Turns out we were nearing 7000 feet of elevation, explaining why I was struggling with air.
Ultimately it shouldn’t matter, but I was comforted by this justification for my breathing. As we continued on we weren’t sure of where the end was. We just kept putting one foot in front of the other, fighting the wind, and admiring the brave souls who camped overnight. I cannot imagine sleeping with that kind of wind all night. We finally came to the end of the obvious trail, and met the portion of trail that was predominately boulders. This was a “choose your own path” type of trail, and when a pair of men passed us to the right, we chose to follow them.
Mistakes were made.
While Caitlin billy goated her way after them, I began crawling as the “trail” became tighter and the rocks became smaller and more slippery. We were on an edge that made every single hair on my body stand up as I shook with each crawl. I am a dramatic child when it comes to trail edges, and I was starting to struggle. Caitlin sensed my struggle, and was also convinced we took the wrong side. She didn’t have to tell me twice about finding an alternative route, but before we turned around she snapped the above photo of me while I was trying to find my footing.
I almost look like I know what I am doing. Thankfully I did not in fact roll down the hill into the lake.

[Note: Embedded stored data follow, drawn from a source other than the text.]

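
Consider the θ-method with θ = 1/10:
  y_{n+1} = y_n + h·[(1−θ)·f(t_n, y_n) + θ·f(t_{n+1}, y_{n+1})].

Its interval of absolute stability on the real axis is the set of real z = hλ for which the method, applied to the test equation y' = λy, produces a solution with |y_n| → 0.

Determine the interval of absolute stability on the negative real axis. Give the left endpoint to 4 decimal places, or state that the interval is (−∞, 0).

With y'=λy (z=hλ):
  y_{n+1} = y_n + z·[9/10·y_n + 1/10·y_{n+1}] ⇒ (1 − 1/10z)y_{n+1} = (1 + 9/10z)y_n
  Hence R(z) = (1 + 9/10z)/(1 − 1/10z).

Find x<0 with |R(x)|<1.
x=-1.15: |R|=0.0314
R=−1: 1+9/10x = −1+1/10x ⇒ -4/5x=2 ⇒ x=2/(-4/5)=-2.5000
Confirm numerically:
  x=-2.456: |R|=0.97174 <1
  x=-1.386: |R|=0.21728 <1
  x=-1.046: |R|=0.05305 <1
  x=-2.784: |R|=1.17772 >1
  x=-2.590: |R|=1.05719 >1
  x=-2.567: |R|=1.04265 >1
Interval (-2.5000, 0).

(-2.5000, 0).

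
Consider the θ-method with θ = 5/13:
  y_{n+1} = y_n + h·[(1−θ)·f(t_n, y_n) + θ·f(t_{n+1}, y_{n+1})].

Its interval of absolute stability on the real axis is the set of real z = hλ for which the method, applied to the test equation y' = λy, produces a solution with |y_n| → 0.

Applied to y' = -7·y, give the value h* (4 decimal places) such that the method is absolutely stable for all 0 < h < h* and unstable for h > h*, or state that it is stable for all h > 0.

(-8.6667,0); λ=-7 ⇒ h* = (26/3)/7 = 1.2381.

Test eqn y'=λy, z=hλ:
  y_{n+1} = y_n + z·[8/13·y_n + 5/13·y_{n+1}] ⇒ (1 − 5/13z)y_{n+1} = (1 + 8/13z)y_n
  R(z) = (1 + 8/13z)/(1 − 5/13z).

Need |R(x)|<1, x<0.
x=-1.16: |R|=0.1979
R=−1: 1+8/13x = −1+5/13x ⇒ -3/13x=2 ⇒ x=2/(-3/13)=-8.6667
Confirm numerically:
  x=-7.885: |R|=0.95527 <1
  x=-7.396: |R|=0.92373 <1
  x=-4.956: |R|=0.70535 <1
  x=-4.477: |R|=0.64479 <1
  x=-9.159: |R|=1.02512 >1
  x=-8.902: |R|=1.01228 >1
  x=-8.702: |R|=1.00188 >1
So |R|<1 on (-8.6667, 0).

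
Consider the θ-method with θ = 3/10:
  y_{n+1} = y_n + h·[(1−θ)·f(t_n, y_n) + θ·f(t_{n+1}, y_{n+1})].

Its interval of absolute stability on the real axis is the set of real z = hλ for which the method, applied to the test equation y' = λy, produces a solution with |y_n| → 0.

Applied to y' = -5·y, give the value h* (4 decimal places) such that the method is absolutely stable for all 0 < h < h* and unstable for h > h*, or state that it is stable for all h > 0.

(-5.0000,0); λ=-5 ⇒ h* = (5)/5 = 1.0000.

On y'=λy, z=hλ:
  y_{n+1} = y_n + z·[7/10·y_n + 3/10·y_{n+1}] ⇒ (1 − 3/10z)y_{n+1} = (1 + 7/10z)y_n
  so R(z) = (1 + 7/10z)/(1 − 3/10z).

Need |R(x)|<1, x<0.
x=-1.49: |R|=0.0297
R=−1: 1+7/10x = −1+3/10x ⇒ -2/5x=2 ⇒ x=2/(-2/5)=-5.0000
Confirm numerically:
  x=-4.267: |R|=0.87141 <1
  x=-4.071: |R|=0.83271 <1
  x=-3.191: |R|=0.63031 <1
  x=-2.287: |R|=0.35638 <1
  x=-5.438: |R|=1.06658 >1
  x=-5.118: |R|=1.01862 >1
  x=-5.068: |R|=1.01079 >1
Interval (-5.0000, 0).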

We found a far better path, but my adrenaline was still high. We were both exhausted and unsure if we wanted to continue the final 0.3 miles to the “summit.” We had made it to the main view point, we were moving slow with the altitude and fatigue, and I was a bit shook by the trail edge. We sat at our chosen end spot for 20 minutes, eating snacks, before deciding we were too damn close to stop there. We were going to stop at the proper summit even if it took us an hour.

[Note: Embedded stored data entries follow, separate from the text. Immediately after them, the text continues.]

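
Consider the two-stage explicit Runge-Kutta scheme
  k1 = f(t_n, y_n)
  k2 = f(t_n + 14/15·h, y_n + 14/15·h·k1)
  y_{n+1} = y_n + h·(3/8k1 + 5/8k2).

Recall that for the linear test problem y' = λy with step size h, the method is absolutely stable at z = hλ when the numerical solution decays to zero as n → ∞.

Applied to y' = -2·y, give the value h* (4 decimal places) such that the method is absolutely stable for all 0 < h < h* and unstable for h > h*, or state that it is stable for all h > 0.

(-1.7143,0); λ=-2 ⇒ h* = (12/7)/2 = 0.8571.

Test eqn y'=λy, z=hλ:
  k1=λy_n ⇒ h·k1=z·y_n;  k2=λ(1+14/15z)y_n ⇒ h·k2=z(1+14/15z)y_n
  y_{n+1}/y_n = 1 + 3/8z + 5/8z(1+14/15z) = 1 + z + 7/12z²
  R(z) = 1 + z + 7/12z².

Find x<0 with |R(x)|<1.
x=-0.94: |R|=0.5754
R=1: x+7/12x²=0 ⇒ x=−12/7=-1.7143; min R=1−1/(4·7/12)=0.5714>−1
Confirm numerically:
  x=-1.523: |R|=0.83006 <1
  x=-1.234: |R|=0.65427 <1
  x=-0.796: |R|=0.57361 <1
  x=-2.009: |R|=1.34538 >1
  x=-1.929: |R|=1.24161 >1
  x=-1.842: |R|=1.13723 >1
So |R|<1 on (-1.7143, 0).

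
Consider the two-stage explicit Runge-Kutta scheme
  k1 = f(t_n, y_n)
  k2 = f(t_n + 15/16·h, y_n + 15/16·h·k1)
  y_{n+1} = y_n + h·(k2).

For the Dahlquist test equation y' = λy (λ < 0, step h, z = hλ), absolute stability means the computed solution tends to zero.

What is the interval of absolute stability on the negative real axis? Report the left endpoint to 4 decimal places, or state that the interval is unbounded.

Set f=λy, z=hλ:
  k1=λy_n ⇒ h·k1=z·y_n;  k2=λ(1+15/16z)y_n ⇒ h·k2=z(1+15/16z)y_n
  y_{n+1}/y_n = 1 + z(1+15/16z) = 1 + z + 15/16z²
  Hence R(z) = 1 + z + 15/16z².

Solve |R(x)|<1 on ℝ⁻.
x=-1.56: |R|=1.7215
R=1: x+15/16x²=0 ⇒ x=−16/15=-1.0667; min R=1−1/(4·15/16)=0.7333>−1
Confirm numerically:
  x=-0.669: |R|=0.75059 <1
  x=-0.628: |R|=0.74174 <1
  x=-0.478: |R|=0.73620 <1
  x=-1.660: |R|=1.92337 >1
  x=-1.410: |R|=1.45384 >1
  x=-1.331: |R|=1.32984 >1
So |R|<1 on (-1.0667, 0).

(-1.0667, 0).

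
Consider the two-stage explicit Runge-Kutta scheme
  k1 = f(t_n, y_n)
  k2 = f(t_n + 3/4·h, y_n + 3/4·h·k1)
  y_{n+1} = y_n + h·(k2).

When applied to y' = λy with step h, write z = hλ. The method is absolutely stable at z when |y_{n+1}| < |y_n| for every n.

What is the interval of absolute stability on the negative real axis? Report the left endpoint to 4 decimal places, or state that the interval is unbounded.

z∈(-1.3333,0).

On y'=λy, z=hλ:
  k1=λy_n ⇒ h·k1=z·y_n;  k2=λ(1+3/4z)y_n ⇒ h·k2=z(1+3/4z)y_n
  y_{n+1}/y_n = 1 + z(1+3/4z) = 1 + z + 3/4z²
  Hence R(z) = 1 + z + 3/4z².

Need |R(x)|<1, x<0.
x=-1.54: |R|=1.2387
R=1: x+3/4x²=0 ⇒ x=−4/3=-1.3333; min R=1−1/(4·3/4)=0.6667>−1
Confirm numerically:
  x=-1.158: |R|=0.84772 <1
  x=-1.110: |R|=0.81407 <1
  x=-0.723: |R|=0.66905 <1
  x=-1.849: |R|=1.71510 >1
  x=-1.817: |R|=1.65912 >1
Interval (-1.3333, 0).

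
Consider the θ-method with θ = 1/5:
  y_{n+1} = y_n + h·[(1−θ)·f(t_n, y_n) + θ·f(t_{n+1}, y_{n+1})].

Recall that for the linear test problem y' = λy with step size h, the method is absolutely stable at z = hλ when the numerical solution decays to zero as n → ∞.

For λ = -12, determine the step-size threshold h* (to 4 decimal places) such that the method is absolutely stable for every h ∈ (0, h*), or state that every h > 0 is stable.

With y'=λy (z=hλ):
  y_{n+1} = y_n + z·[4/5·y_n + 1/5·y_{n+1}] ⇒ (1 − 1/5z)y_{n+1} = (1 + 4/5z)y_n
  Hence R(z) = (1 + 4/5z)/(1 − 1/5z).

Solve |R(x)|<1 on ℝ⁻.
x=-1.02: |R|=0.1528
R=−1: 1+4/5x = −1+1/5x ⇒ -3/5x=2 ⇒ x=2/(-3/5)=-3.3333
Confirm numerically:
  x=-2.693: |R|=0.75029 <1
  x=-2.637: |R|=0.72646 <1
  x=-2.497: |R|=0.66533 <1
  x=-3.669: |R|=1.11616 >1
  x=-3.660: |R|=1.11316 >1
  x=-3.603: |R|=1.09404 >1
So |R|<1 on (-3.3333, 0).

(-3.3333,0); λ=-12 ⇒ h* = (10/3)/12 = 0.2778.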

Turns out it only took us an additional 10 minutes or so. This is a reminder that our brains often tell us something is harder than it really is.

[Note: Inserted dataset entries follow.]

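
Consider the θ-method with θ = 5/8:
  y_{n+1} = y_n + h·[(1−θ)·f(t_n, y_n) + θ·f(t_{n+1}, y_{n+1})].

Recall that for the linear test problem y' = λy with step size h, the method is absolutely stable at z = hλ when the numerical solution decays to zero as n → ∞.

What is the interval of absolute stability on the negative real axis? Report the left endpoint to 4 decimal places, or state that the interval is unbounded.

Test eqn y'=λy, z=hλ:
  y_{n+1} = y_n + z·[3/8·y_n + 5/8·y_{n+1}] ⇒ (1 − 5/8z)y_{n+1} = (1 + 3/8z)y_n
  R(z) = (1 + 3/8z)/(1 − 5/8z).

Boundary: |R(x)|=1, x<0.
x=-1.59: |R|=0.2025
x=-2: |R|=0.1111
x=-10: |R|=0.3793
x=-100: |R|=0.5748
θ=5/8≥1/2 ⇒ |1+3/8x|<|1−5/8x| ∀x<0 ⇒ stable on all of ℝ⁻.

(−∞, 0) — no finite endpoint.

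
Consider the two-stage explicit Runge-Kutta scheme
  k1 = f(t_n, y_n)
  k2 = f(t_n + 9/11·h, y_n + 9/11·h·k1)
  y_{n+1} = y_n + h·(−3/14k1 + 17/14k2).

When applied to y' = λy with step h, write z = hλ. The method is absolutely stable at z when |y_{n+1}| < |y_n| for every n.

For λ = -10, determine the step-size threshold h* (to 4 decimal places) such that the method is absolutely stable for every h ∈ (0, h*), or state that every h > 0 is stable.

On y'=λy, z=hλ:
  k1=λy_n ⇒ h·k1=z·y_n;  k2=λ(1+9/11z)y_n ⇒ h·k2=z(1+9/11z)y_n
  y_{n+1}/y_n = 1 − 3/14z + 17/14z(1+9/11z) = 1 + z + 153/154z²
  Hence R(z) = 1 + z + 153/154z².

Solve |R(x)|<1 on ℝ⁻.
x=-1.48: |R|=1.6962
R=1: x+153/154x²=0 ⇒ x=−154/153=-1.0065; min R=1−1/(4·153/154)=0.7484>−1
Confirm numerically:
  x=-0.587: |R|=0.75533 <1
  x=-0.560: |R|=0.75156 <1
  x=-0.411: |R|=0.75682 <1
  x=-1.574: |R|=1.88739 >1
  x=-1.279: |R|=1.34622 >1
  x=-1.103: |R|=1.10571 >1
Interval (-1.0065, 0).

(-1.0065,0); λ=-10 ⇒ h* = (154/153)/10 = 0.1007.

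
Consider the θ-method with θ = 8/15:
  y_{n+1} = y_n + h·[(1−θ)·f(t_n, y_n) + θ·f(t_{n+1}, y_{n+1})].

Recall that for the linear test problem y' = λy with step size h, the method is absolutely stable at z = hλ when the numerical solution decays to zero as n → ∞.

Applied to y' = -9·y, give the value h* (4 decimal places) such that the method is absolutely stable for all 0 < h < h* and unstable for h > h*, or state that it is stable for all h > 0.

Test eqn y'=λy, z=hλ:
  y_{n+1} = y_n + z·[7/15·y_n + 8/15·y_{n+1}] ⇒ (1 − 8/15z)y_{n+1} = (1 + 7/15z)y_n
  so R(z) = (1 + 7/15z)/(1 − 8/15z).

Solve |R(x)|<1 on ℝ⁻.
x=-1.69: |R|=0.1112
x=-2: |R|=0.0323
x=-10: |R|=0.5789
x=-100: |R|=0.8405
θ=8/15≥1/2 ⇒ |1+7/15x|<|1−8/15x| ∀x<0 ⇒ interval (−∞,0).

unbounded; (−∞, 0). Any h>0 works for λ=-9.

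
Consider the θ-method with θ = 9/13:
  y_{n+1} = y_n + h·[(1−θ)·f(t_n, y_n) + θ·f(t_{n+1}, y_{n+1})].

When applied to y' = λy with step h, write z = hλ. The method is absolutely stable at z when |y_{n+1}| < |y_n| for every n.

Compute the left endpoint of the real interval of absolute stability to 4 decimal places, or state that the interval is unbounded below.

(−∞, 0) — no finite endpoint.

Set f=λy, z=hλ:
  y_{n+1} = y_n + z·[4/13·y_n + 9/13·y_{n+1}] ⇒ (1 − 9/13z)y_{n+1} = (1 + 4/13z)y_n
  so R(z) = (1 + 4/13z)/(1 − 9/13z).

Solve |R(x)|<1 on ℝ⁻.
x=-1.32: |R|=0.3103
x=-2: |R|=0.1613
x=-10: |R|=0.2621
x=-100: |R|=0.4239
θ=9/13≥1/2 ⇒ |1+4/13x|<|1−9/13x| ∀x<0 ⇒ stable on all of ℝ⁻.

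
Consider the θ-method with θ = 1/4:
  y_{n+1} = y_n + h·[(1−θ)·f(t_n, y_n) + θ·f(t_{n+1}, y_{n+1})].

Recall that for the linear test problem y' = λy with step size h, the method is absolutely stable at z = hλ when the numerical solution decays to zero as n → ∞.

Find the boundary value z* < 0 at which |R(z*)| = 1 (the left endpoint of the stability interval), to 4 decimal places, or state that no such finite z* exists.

Test eqn y'=λy, z=hλ:
  y_{n+1} = y_n + z·[3/4·y_n + 1/4·y_{n+1}] ⇒ (1 − 1/4z)y_{n+1} = (1 + 3/4z)y_n
  R(z) = (1 + 3/4z)/(1 − 1/4z).

Solve |R(x)|<1 on ℝ⁻.
x=-0.98: |R|=0.2129
R=−1: 1+3/4x = −1+1/4x ⇒ -1/2x=2 ⇒ x=2/(-1/2)=-4.0000
Confirm numerically:
  x=-2.402: |R|=0.50078 <1
  x=-2.369: |R|=0.48783 <1
  x=-2.099: |R|=0.37662 <1
  x=-4.535: |R|=1.12537 >1
  x=-4.362: |R|=1.08658 >1
  x=-4.159: |R|=1.03898 >1
Interval (-4.0000, 0).

z* = -4.0000.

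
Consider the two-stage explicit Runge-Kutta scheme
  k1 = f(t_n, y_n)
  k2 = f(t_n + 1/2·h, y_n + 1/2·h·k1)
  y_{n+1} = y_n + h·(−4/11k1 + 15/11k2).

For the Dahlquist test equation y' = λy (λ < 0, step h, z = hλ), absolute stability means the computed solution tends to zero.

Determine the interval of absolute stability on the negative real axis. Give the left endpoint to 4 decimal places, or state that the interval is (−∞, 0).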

The final push brought us over a ridge that allowed us to see what most people come here for – the Sahale Glacier. We couldn’t see the glacier from our original stopping point, and while I had no desire to walk onto the glacier, seeing it was worth the extra trudge. We clocked in around 12 miles with 4000 feet of elevation when we made it back down, and the entire hike took us around 8 hours. This was by far the best hike I have done in a while, and I am so jazzed Caitlin and I made it happen.
The drive out was just as much of an adventure as the drive in because people had parked on both sides of a tiny road. We knew this was happening ahead of time thanks to multiple trail reports, all the more reason we wanted to arrive early. I cannot justify parking like an asshole, and it was sketchy trying to squeeze between two cars. It felt like driving on a back road somewhere in the UK.
Our four hour drive home turned into five or six thanks to Seattle traffic, but Caitlin and I were riding the high of our hike the entire drive back. It doesn’t take much to make me a happy camper. A quick overnight trip for a beautiful hike is almost all it takes to reset my factory settings when I am feeling off. This was my first hike in the North Cascades, and I can assure you it will not be my last.
Q: Anyone else reminiscing on fall? It’s my favorite season, but I do try to savor each season for what it brings.